One of Russia’s most controversial criminal cases of last year, which targeted U.S. private equity firm Baring Vostok, looks set to be resolved in the next few months, according to The Bell’s sources. It is likely that Baring Vostok founder Michael Calvey and his partners will be freed in May after being found guilty by a court and given short prison sentences.
- A Moscow court transferred Tuesday the three Baring Vostok managers who remained behind bars — Ivan Zyuzin, Maksim Vladimirov, and Vagan Abgaryan — to house arrest. The two other defendants, Calvey and his partner Philippe Delpal, were moved to house arrest last year.
- The Bell spoke with two members of a group who have requested the Baring Vostok case be reviewed at the highest levels. Both said that Tuesday’s decision is a signal the whole affair will be sorted out in the coming months. One source even provided a timeline. In his opinion, a court will find the defendants guilty in May, but only impose short sentences that they will have already served, meaning they can walk free. An acquaintance of the defendants agreed with this prediction, but said a verdict is unlikely before the end of the year. Neither source thought that the court will backtrack and deem the men not guilty.
- One banker said that, for the case to be closed, there must be an upswell in support (like last spring, when Calvey was transferred to house arrest). A critical mass is already nearing. A source close to the political discussions about the case told The Bell that, in addition to Kirill Dmitriev, head of the Russian Direct Investment Fund, who came out in support of Calvey immediately after his arrest, several others have also now spoken out.

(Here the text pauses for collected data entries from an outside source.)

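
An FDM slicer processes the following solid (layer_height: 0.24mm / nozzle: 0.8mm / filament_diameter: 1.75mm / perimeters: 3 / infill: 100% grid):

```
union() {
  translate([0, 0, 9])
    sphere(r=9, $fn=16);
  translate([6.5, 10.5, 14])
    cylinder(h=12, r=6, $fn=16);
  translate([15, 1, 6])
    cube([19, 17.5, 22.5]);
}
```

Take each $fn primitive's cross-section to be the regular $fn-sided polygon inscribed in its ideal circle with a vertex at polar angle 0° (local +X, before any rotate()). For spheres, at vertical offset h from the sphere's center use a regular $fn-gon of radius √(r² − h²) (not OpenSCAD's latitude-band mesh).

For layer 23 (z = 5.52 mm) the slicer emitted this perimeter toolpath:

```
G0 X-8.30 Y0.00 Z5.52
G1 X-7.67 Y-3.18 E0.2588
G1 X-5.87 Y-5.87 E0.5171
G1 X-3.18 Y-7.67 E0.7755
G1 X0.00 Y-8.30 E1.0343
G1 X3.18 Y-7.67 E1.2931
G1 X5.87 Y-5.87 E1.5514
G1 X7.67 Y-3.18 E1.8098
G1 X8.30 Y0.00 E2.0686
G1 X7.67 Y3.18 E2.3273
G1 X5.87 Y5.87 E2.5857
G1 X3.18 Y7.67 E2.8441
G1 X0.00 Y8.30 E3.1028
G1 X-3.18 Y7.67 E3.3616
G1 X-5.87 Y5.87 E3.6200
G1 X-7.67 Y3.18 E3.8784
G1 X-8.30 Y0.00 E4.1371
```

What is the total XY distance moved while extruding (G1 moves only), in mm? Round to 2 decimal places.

51.83 mm

Sum the Euclidean lengths of each G1 segment: total = 51.83 mm.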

These include Sberbank head German Gref; Audit Chamber head Alexey Kudrin; and Valentin Yumashev, advisor to President Vladimir Putin and a former head of the presidential administration.
- February 15 will mark exactly one year since the Baring Vostok case began. The charges followed from a shareholder conflict within Vostochny Bank, 50.01 percent of which was owned by Baring Vostok. It is believed the case was ordered by the fund’s partner in the bank, Artyom Avetisyan, a top manager at the state-owned Agency for Strategic Initiatives known for his close ties to the security services. Avetisyan is also friendly with Putin’s former advisor, Andrei Belousov, who was appointed deputy prime minister last month. Belousov has denied any involvement in the case. Since Calvey’s arrest, Baring Vostok lost its case against Avetisyan and his partners in the Russian courts, and was forced to transfer its shares in Vostochny Bank to Avetisyan.
- The criminal case against the founder of the largest U.S. fund investing in Russia was a major blow to Russia’s investment climate. Prime Minister Mikhail Mishustin’s new government, tasked with boosting economic growth and increasing investment, would welcome an end to the case. But the case cannot simply be closed and the defendants freed as this would mean the security officers involved would be humiliated, a source close to Calvey’s legal team told The Bell.
Why the world should care
If Calvey and his Baring Vostok managers finally walk free there will be rejoicing. But it will not be a victory for the rule of law. More importantly, even a happy outcome will not ensure that foreign investors are never targeted by criminal cases linked to business disputes.